Some of the report’s key findings:

  • Men who pursue vocations to the priesthood were likely to have been encouraged by someone: a priest, a friend, a teacher, a family member.
  • Men pursing priesthood are more likely to have attended a Catholic college or university, where they met priests as professors and had greater access to Mass and Catholic devotions and activities.
  • Having had a spiritual director is one of the key indicators for those who pursue priesthood. Sixty-two percent of the men surveyed who went to Catholic colleges had a regular spiritual director, compared to 30 percent of those from non-Catholic colleges.
  • Those who were encouraged by one person to consider priesthood are nearly twice as likely to consider priesthood as those who are not encouraged. And those with three “encouragers” would be more than five times more likely to consider a vocation than someone who never heard a word of encouragement.
  • Many young men start thinking about the priesthood during their high school years.
  • More never-married Catholic men have considered priesthood than previously suspected.  
  • Hispanics in the priesthood are wildly underrepresented relative to their percentage of Catholics in the U.S.—15 percent of those ordained in 2014 are Hispanic. Of students in Catholic schools today, only 14 percent are Hispanic—which means they are missing out on the chance to get to know priests and have other experiences that might nudge them to consider priesthood.
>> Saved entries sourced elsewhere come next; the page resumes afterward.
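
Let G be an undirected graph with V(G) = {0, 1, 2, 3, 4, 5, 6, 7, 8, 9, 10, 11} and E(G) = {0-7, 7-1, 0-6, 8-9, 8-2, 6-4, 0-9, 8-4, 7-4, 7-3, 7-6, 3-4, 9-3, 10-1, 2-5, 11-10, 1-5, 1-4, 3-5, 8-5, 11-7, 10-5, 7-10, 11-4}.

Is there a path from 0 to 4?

Yes

Explore from 0.
Distance 1: reach 6, 7, 9.
Distance 2: reach 1, 3, 4, 8, 10, 11.
Found 4.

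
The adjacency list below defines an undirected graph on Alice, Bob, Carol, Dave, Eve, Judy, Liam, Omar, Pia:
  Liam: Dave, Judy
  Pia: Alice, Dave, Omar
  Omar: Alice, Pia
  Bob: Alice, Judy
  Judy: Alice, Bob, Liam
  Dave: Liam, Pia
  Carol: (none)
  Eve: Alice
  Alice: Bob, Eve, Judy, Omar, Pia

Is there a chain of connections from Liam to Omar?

Yes

Explore from Liam.
Distance 1: reach Dave, Judy.
Distance 2: reach Alice, Bob, Pia.
Distance 3: reach Eve, Omar.
Found Omar.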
The report contains many recommendations for dioceses and religious orders about how to create a “culture of vocations” on campus, and it urges action on comparatively new realities like college debt in the tens of thousands among many young men hoping to enter the seminary. 

The opening piece by Boston College’s Jesuit president Father William Leahy offers a rousing call to action. “It really starts with us who are clergy and vowed religious,” he says. “There is nothing as powerful as happy, fulfilled priests and religious. That is contagious.” And studies routinely show that priests are happy in their ministry. Leahy also urges priests, however, to “guard against pessimism” about the future of the church. Bracingly, he frames the question as a good leader should: “I would ask those of you who are directly involved in promoting vocations: Do you have a plan, is it comprehensive, do you share it, and are you consistent in its implementation?”